¡La Torre Latino cumple 70 años! Así es como el gigante de la CDMX sigue desafiando a la historia

Setenta años desafiando la gravedad y los temblores

Si hay un edificio que define el alma, la resistencia y el estilo de la Ciudad de México, esa es, sin duda, la Torre Latinoamericana. Este año, el icónico rascacielos sopló las velitas por su 70 aniversario y en Tantita Tinta no podíamos dejar pasar la oportunidad de rendirle homenaje al guardián más alto del Centro Histórico.

Inaugurada un lejano 30 de abril de 1956, la Latino no solo marcó el inicio de la modernidad arquitectónica en nuestro país; se convirtió en un símbolo de supervivencia. Mientras otras construcciones caen ante los caprichos de la tierra, la Torre se mantiene firme, recordándonos que, a veces, la ingeniería mexicana es capaz de hacer magia.

De zoológico imperial a gigante de cristal

¿Sabías que antes de ser el ícono que todos conocemos, este terreno tuvo varias vidas? En tiempos de Moctezuma II, aquí se encontraba su famosa “casa de fieras”. Más tarde, durante la Colonia, fue el sitio del imponente Convento de San Francisco. Tras años de historia y cambios, en 1948 comenzaron las obras que cambiarían para siempre el perfil de la CDMX.

El proyecto, liderado por la compañía La Latinoamericana Seguros S.A., empezó con una visión modesta, pero terminó siendo una proeza monumental. Gracias a la mente del ingeniero Adolfo Zeevaert y el arquitecto Augusto H. Álvarez, lo que nació como un edificio de 27 pisos se transformó en una torre de 44 niveles y casi 182 metros de altura que dejó a todos con el ojo cuadrado.

¿Por qué no se cae? La ingeniería detrás del mito

Entendemos que te preguntes cómo es posible que un edificio tan alto aguante los sismos de nuestra ciudad. La respuesta está en su cimentación de otro nivel:

  • Pilotes profundos: Se enterraron 361 pilotes de 33 metros de profundidad.
  • Efecto barco: La estructura cuenta con un cajón de concreto hermético a 13.5 metros bajo tierra que ayuda a que el peso del edificio se equilibre con el suelo, permitiéndole “flotar” literalmente sobre el terreno fangoso.
  • Flexibilidad: Su armazón está diseñado para moverse con los sismos, no para oponerse a ellos.

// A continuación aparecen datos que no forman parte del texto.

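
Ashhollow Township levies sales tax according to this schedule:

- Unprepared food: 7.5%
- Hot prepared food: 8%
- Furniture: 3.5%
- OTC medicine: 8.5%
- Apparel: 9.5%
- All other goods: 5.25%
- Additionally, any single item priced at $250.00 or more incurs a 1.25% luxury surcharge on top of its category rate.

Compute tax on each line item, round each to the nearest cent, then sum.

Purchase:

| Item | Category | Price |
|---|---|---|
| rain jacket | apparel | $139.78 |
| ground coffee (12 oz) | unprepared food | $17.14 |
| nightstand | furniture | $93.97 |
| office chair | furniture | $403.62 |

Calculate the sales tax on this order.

$37.03

Rain jacket $139.78: apparel → 9.5% → $13.28
Ground coffee (12 oz) $17.14: unprepared food → 7.5% → $1.29
Nightstand $93.97: furniture → 3.5% → $3.29
Office chair $403.62: furniture → 3.5% + 1.25% surcharge = 4.75% → $19.17
Total tax = $13.28 + $1.29 + $3.29 + $19.17 = $37.03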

Datos que te volarán la cabeza

A estas alturas, la Latino ha visto pasar de todo. Aquí algunos datos que vale la pena recordar:

  • Velocidad pura: Sus siete elevadores te llevan de la planta baja al piso 37 en menos de 30 segundos. ¡Ni te da tiempo de checar tu celular!
  • Un guardián sísmico: Tras resistir el terremoto de 1957, el Instituto Americano de la Construcción de Acero la premió como el edificio más alto en sobrevivir a un sismo de gran magnitud.
  • Leyendas urbanas: Por ahí dicen que hay resortes gigantes en la base (falso) o que una niña se aparece en el piso 41 esperando que le dejen dulces (eso ya te lo dejamos a tu criterio).

Hoy, con sus pantallas LED marcando el tiempo en el corazón de la ciudad y el mirador recibiendo a más de medio millón de personas al año, la Torre Latinoamericana sigue siendo el mejor spot para ver cómo late nuestra CDMX. Si no has subido últimamente, ¿qué esperas? La vista de la Basílica y el Centro Histórico sigue siendo insuperable.

En Tantita Tinta celebramos su historia y su capacidad de mantenerse joven a sus 70 años. ¡Que vengan muchos más!